In the strange case of the bashed bike, the event that occurred, on which the story depends, was that a 14-year-old boy made a left turn at an inopportune moment. This was a mistake. In our culture, the way we deal with mistakes like this is to attempt to assign blame, and then force the guilty party to pay. But the question that pops into my mind now that I look at this in hindsight is: is that really the correct way to deal with a situation like this?

If you stop thinking about English common law for a minute and just look at what happened, the situation isn't really ethically different from the situation where a boulder drops in front of my bike at an inopportune moment and causes the same damage. The kid didn't set out to trash my bike. So why is it his problem to repair it? I'm the idiot who owns the bike, after all. If I'd just been a little smarter and not owned a bike, there would have been no chance of my seeing the bike get trashed, either by a kid or a boulder.

Anyway, that's what popped into my head upon reflection on last night's posting. Your milage may, of course, vary.

3 Comments:

Blogger Mark said...

I still don't get the countersteering thing...

Wednesday, September 21, 2005 3:33:00 AM  
Blogger Ted Lemon said...

The way countersteering works is that you turn your wheel, for example, to the right, and this moves the contact patch (the place where the rubber meets the road) to the right. The bike rotates around its center of gravity, which is above the contact patch, and this leaves the bike leaning to the left. At this point the bike begins to turn to the left, the wheel turns to the left to catch up with it, and you are now turning left and the wheel is pointing left. But to initiate the left turn, you actually turned the wheel to the right. That's countersteering. If you don't know how to countersteer, you will have real trouble accurately controlling your motorcycle.

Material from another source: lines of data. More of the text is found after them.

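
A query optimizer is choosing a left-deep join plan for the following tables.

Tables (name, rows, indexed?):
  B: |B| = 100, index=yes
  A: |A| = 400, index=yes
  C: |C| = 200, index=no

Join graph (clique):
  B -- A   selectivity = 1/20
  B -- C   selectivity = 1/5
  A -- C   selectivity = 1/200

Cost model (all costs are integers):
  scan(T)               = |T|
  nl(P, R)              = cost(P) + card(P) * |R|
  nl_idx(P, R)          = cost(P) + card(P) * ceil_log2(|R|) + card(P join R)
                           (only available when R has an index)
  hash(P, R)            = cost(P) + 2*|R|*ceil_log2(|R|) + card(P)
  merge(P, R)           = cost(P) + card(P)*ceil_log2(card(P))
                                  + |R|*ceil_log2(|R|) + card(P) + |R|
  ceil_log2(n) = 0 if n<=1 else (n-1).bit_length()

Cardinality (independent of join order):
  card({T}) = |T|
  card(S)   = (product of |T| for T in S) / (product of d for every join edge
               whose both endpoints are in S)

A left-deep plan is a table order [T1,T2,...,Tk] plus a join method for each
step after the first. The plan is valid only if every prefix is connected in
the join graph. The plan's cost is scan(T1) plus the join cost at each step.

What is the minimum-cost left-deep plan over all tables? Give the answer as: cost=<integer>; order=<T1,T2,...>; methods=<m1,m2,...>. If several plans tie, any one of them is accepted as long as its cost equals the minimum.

Selinger DP (subsets sized 1..n):
  {B}: scan cost=100, card=100
  {A}: scan cost=400, card=400
  {C}: scan cost=200, card=200
  {AB}: card=2000; try (B,hash)→2200, (A,nl_idx)→3000, (A,merge)→4900, (B,merge)→5200, (B,nl_idx)→5200, (A,hash)→7400 …(+2); best=2200 via (B,hash)
  {BC}: card=4000; try (B,hash)→1800, (C,merge)→2700, (B,merge)→2800, (C,hash)→3400, (B,nl_idx)→5600, (C,nl)→20100 …(+1); best=1800 via (B,hash)
  {AC}: card=400; try (A,nl_idx)→2400, (C,hash)→4000, (A,merge)→6000, (C,merge)→6200, (A,hash)→7600, (A,nl)→80200 …(+1); best=2400 via (A,nl_idx)
  {ABC}: card=400; try (B,hash)→4200, (B,nl_idx)→5600, (B,merge)→7200, (C,hash)→7400, (A,hash)→13000, (C,merge)→28000 …(+5); best=4200 via (B,hash)

cost=4200; order=C,A,B; methods=nl_idx,hash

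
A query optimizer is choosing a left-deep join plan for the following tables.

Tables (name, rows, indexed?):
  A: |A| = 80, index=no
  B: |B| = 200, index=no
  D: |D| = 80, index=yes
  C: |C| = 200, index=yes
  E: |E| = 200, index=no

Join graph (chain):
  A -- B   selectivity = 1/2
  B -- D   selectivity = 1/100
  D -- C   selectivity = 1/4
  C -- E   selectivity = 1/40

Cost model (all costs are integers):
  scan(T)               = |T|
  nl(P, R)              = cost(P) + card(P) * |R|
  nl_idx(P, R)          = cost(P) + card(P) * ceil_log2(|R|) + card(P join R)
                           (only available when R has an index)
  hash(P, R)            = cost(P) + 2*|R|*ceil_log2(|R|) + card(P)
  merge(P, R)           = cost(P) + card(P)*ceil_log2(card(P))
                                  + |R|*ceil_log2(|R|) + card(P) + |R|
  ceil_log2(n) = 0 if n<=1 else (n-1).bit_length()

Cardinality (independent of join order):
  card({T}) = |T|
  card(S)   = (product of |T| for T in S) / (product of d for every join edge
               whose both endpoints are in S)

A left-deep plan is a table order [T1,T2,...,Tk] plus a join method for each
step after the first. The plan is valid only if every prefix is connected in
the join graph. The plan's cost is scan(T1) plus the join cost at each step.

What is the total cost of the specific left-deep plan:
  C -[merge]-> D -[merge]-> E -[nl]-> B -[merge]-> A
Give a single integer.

4737080

step 1: scan C: cost=200, card=200
step 2: join D via merge
    card(P join D) = 200*80/(4) = 4000
    cost = 200 + 200*8 + 80*7 + 200 + 80 = 2640
step 3: join E via merge
    card(P join E) = 4000*200/(40) = 20000
    cost = 2640 + 4000*12 + 200*8 + 4000 + 200 = 56440
step 4: join B via nl
    card(P join B) = 20000*200/(100) = 40000
    cost = 56440 + 20000*200 = 4056440
step 5: join A via merge
    card(P join A) = 40000*80/(2) = 1600000
    cost = 4056440 + 40000*16 + 80*7 + 40000 + 80 = 4737080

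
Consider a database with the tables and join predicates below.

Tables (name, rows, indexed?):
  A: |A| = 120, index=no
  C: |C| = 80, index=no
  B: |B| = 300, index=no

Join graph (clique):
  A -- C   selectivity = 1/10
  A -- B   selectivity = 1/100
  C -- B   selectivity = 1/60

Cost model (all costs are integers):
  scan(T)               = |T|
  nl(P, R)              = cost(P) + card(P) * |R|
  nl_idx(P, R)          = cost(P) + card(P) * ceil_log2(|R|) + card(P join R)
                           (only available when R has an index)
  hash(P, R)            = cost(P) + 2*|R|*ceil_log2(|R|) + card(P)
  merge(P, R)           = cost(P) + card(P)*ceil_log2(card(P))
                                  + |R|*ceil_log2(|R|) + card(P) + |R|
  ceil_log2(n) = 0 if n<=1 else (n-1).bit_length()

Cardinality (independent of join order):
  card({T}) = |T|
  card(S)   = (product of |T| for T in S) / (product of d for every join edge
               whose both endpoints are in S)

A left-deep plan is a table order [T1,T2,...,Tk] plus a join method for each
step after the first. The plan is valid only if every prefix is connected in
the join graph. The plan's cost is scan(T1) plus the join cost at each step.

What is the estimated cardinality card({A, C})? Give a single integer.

960

Tables in S: A(120), C(80)
Edges inside S: A-C(d=10)
numerator = 120 * 80 = 9600
denominator = 10 = 10
card(S) = 9600 / 10 = 960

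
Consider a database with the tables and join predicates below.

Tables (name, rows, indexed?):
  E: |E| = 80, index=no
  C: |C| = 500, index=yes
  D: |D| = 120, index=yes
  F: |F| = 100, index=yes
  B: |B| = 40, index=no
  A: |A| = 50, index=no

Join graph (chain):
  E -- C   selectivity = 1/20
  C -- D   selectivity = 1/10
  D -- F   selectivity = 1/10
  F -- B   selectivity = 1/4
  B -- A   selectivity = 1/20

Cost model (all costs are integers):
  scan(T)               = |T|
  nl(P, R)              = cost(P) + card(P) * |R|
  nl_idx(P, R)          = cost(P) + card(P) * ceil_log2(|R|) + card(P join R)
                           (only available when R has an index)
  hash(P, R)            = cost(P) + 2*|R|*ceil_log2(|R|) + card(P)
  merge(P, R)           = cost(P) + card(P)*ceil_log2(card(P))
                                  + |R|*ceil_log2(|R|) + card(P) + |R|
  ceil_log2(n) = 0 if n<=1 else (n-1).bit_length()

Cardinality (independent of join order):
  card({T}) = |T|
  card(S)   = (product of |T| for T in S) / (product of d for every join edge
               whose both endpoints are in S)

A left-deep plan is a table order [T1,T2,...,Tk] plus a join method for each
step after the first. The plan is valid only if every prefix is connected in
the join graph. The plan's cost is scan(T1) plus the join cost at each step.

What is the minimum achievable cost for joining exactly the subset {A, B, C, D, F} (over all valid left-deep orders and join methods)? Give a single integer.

Selinger DP over subsets of {A,B,C,D,F}:
  {C}: scan cost=500, card=500
  {D}: scan cost=120, card=120
  {F}: scan cost=100, card=100
  {B}: scan cost=40, card=40
  {A}: scan cost=50, card=50
  {CD}: card=6000; try (D,hash)→2680, (C,merge)→6080, (D,merge)→6460, (C,nl_idx)→7200, (C,hash)→9240, (D,nl_idx)→10000 …(+2); best=2680 via (D,hash)
  {DF}: card=1200; try (F,hash)→1640, (D,merge)→1860, (F,merge)→1880, (D,hash)→1880, (D,nl_idx)→2000, (F,nl_idx)→2160 …(+2); best=1640 via (F,hash)
  {BF}: card=1000; try (B,hash)→680, (F,merge)→1120, (B,merge)→1180, (F,nl_idx)→1320, (F,hash)→1480, (F,nl)→4040 …(+1); best=680 via (B,hash)
  {AB}: card=100; try (B,hash)→580, (A,merge)→670, (B,merge)→680, (A,hash)→680, (A,nl)→2040, (B,nl)→2050; best=580 via (B,hash)
  {CDF}: card=60000; try (F,hash)→10080, (C,hash)→11840, (C,merge)→21040, (C,nl_idx)→72440, (F,merge)→87480, (F,nl_idx)→104680 …(+2); best=10080 via (F,hash)
  {BDF}: card=12000; try (B,hash)→3320, (D,hash)→3360, (D,merge)→12640, (B,merge)→16320, (D,nl_idx)→19680, (B,nl)→49640 …(+1); best=3320 via (B,hash)
  {ABF}: card=2500; try (F,hash)→2080, (F,merge)→2180, (A,hash)→2280, (F,nl_idx)→3780, (F,nl)→10580, (A,merge)→12030 …(+1); best=2080 via (F,hash)
  {BCDF}: card=600000; try (C,hash)→24320, (B,hash)→70560, (C,merge)→188320, (C,nl_idx)→711320, (B,merge)→1030360, (B,nl)→2410080 …(+1); best=24320 via (C,hash)
  {ABDF}: card=30000; try (D,hash)→6260, (A,hash)→15920, (D,merge)→35540, (D,nl_idx)→49580, (A,merge)→183670, (D,nl)→302080 …(+1); best=6260 via (D,hash)
  {ABCDF}: card=1500000; try (C,hash)→45260, (C,merge)→491260, (A,hash)→624920, (C,nl_idx)→1776260, (A,merge)→12624670, (C,nl)→15006260 …(+1); best=45260 via (C,hash)

45260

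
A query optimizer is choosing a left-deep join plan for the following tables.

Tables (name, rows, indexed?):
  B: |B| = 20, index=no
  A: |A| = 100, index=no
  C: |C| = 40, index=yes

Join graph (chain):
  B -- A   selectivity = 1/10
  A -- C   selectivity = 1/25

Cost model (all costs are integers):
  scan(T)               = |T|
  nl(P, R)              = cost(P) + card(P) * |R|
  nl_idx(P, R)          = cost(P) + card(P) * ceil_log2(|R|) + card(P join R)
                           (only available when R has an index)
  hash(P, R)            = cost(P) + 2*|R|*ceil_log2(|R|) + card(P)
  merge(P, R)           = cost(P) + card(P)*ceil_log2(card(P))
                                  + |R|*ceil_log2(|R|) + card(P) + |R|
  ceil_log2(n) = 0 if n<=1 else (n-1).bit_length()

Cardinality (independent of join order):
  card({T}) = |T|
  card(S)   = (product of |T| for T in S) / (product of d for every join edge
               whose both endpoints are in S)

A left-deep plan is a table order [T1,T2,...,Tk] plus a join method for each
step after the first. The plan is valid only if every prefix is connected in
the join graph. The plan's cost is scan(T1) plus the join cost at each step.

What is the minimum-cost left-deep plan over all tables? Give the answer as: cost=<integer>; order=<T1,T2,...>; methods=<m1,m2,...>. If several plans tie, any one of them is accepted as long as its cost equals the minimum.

Selinger DP (subsets sized 1..n):
  {B}: scan cost=20, card=20
  {A}: scan cost=100, card=100
  {C}: scan cost=40, card=40
  {AB}: card=200; try (B,hash)→400, (A,merge)→940, (B,merge)→1020, (A,hash)→1440, (A,nl)→2020, (B,nl)→2100; best=400 via (B,hash)
  {AC}: card=160; try (C,hash)→680, (C,nl_idx)→860, (A,merge)→1120, (C,merge)→1180, (A,hash)→1480, (A,nl)→4040 …(+1); best=680 via (C,hash)
  {ABC}: card=320; try (B,hash)→1040, (C,hash)→1080, (C,nl_idx)→1920, (B,merge)→2240, (C,merge)→2480, (B,nl)→3880 …(+1); best=1040 via (B,hash)

cost=1040; order=A,C,B; methods=hash,hash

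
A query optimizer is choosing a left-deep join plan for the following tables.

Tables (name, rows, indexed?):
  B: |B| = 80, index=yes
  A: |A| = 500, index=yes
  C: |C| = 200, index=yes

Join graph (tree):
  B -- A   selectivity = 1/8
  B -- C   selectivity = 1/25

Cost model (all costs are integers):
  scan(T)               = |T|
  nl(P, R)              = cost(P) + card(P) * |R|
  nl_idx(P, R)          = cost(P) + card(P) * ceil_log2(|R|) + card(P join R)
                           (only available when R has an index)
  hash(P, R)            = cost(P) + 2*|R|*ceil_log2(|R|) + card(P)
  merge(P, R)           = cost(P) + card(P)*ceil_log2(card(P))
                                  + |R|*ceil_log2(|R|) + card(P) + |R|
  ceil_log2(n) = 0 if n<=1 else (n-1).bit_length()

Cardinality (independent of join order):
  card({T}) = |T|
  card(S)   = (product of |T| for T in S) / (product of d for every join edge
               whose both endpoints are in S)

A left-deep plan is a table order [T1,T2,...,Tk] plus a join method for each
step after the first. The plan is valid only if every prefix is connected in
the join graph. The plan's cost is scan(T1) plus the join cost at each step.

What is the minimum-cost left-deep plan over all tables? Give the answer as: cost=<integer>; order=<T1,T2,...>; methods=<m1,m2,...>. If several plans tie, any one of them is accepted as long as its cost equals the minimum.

Selinger DP (subsets sized 1..n):
  {B}: scan cost=80, card=80
  {A}: scan cost=500, card=500
  {C}: scan cost=200, card=200
  {AB}: card=5000; try (B,hash)→2120, (A,merge)→5720, (A,nl_idx)→5800, (B,merge)→6140, (B,nl_idx)→9000, (A,hash)→9160 …(+2); best=2120 via (B,hash)
  {BC}: card=640; try (C,nl_idx)→1360, (B,hash)→1520, (B,nl_idx)→2240, (C,merge)→2520, (B,merge)→2640, (C,hash)→3360 …(+2); best=1360 via (C,nl_idx)
  {ABC}: card=40000; try (C,hash)→10320, (A,hash)→11000, (A,merge)→13400, (A,nl_idx)→47120, (C,merge)→73920, (C,nl_idx)→82120 …(+2); best=10320 via (C,hash)

cost=10320; order=A,B,C; methods=hash,hash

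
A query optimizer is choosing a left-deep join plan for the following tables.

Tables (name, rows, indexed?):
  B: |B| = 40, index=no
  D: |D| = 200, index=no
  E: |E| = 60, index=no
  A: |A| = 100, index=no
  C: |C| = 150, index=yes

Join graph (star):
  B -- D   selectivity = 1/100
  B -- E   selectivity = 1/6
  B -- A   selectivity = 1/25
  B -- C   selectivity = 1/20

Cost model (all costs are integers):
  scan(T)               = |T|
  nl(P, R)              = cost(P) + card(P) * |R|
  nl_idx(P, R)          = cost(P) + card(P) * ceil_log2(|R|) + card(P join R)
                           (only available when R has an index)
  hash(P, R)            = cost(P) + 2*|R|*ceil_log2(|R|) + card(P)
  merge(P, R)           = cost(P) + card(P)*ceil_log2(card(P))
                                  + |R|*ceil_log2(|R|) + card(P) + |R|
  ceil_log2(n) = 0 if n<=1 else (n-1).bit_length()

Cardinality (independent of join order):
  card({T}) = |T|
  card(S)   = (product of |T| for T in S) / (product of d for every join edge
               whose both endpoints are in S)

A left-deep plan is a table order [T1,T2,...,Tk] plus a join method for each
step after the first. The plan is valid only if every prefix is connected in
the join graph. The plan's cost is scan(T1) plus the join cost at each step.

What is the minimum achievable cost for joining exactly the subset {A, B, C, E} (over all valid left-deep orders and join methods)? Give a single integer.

4280

Selinger DP over subsets of {A,B,C,E}:
  {B}: scan cost=40, card=40
  {E}: scan cost=60, card=60
  {A}: scan cost=100, card=100
  {C}: scan cost=150, card=150
  {BE}: card=400; try (B,hash)→600, (E,merge)→740, (B,merge)→760, (E,hash)→800, (E,nl)→2440, (B,nl)→2460; best=600 via (B,hash)
  {AB}: card=160; try (B,hash)→680, (A,merge)→1120, (B,merge)→1180, (A,hash)→1480, (A,nl)→4040, (B,nl)→4100; best=680 via (B,hash)
  {BC}: card=300; try (C,nl_idx)→660, (B,hash)→780, (C,merge)→1670, (B,merge)→1780, (C,hash)→2480, (C,nl)→6040 …(+1); best=660 via (C,nl_idx)
  {ABE}: card=1600; try (E,hash)→1560, (A,hash)→2400, (E,merge)→2540, (A,merge)→5400, (E,nl)→10280, (A,nl)→40600; best=1560 via (E,hash)
  {BCE}: card=3000; try (E,hash)→1680, (C,hash)→3400, (E,merge)→4080, (C,merge)→5950, (C,nl_idx)→6800, (E,nl)→18660 …(+1); best=1680 via (E,hash)
  {ABC}: card=1200; try (A,hash)→2360, (C,nl_idx)→3160, (C,hash)→3240, (C,merge)→3470, (A,merge)→4460, (C,nl)→24680 …(+1); best=2360 via (A,hash)
  {ABCE}: card=12000; try (E,hash)→4280, (C,hash)→5560, (A,hash)→6080, (E,merge)→17180, (C,merge)→22110, (C,nl_idx)→26360 …(+4); best=4280 via (E,hash)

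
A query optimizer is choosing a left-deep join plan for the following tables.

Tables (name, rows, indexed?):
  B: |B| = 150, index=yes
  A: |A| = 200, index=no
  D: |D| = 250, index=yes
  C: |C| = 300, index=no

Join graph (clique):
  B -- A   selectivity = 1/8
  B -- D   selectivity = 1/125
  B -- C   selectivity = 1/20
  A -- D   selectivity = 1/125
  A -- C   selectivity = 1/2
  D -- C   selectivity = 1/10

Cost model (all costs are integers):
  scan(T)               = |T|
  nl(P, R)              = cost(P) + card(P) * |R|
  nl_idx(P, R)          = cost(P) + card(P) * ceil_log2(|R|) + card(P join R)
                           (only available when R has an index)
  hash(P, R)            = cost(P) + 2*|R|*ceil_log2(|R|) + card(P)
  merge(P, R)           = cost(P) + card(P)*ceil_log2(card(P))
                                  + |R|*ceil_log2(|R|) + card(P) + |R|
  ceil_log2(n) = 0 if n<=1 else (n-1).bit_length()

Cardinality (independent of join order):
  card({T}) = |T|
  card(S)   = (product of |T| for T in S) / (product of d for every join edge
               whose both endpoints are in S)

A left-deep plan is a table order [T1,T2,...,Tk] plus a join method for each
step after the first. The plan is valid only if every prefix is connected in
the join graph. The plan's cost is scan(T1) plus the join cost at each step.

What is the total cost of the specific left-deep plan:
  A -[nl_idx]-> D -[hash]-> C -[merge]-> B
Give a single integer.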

You don't need to know about countersteering to ride a bicycle, because you can steer pretty well just by shifting your body weight. However, countersteering is still a very helpful thing to know about when you are doing descents, because at higher speeds it's much easier to turn the bike by countersteering than by throwing your weight around. So anybody that you see riding their bike downhill through a corner in a steep lean probably knows how to countersteer, either intellectually or just kinesthetically.

Wednesday, September 21, 2005 9:08:00 PM  
Blogger Mark said...

Ah, right! I understand now. It's about how you begin the steer... Makes sense now. :)

Not to nag, but I was worrying--did my mails bounce, or did you get them?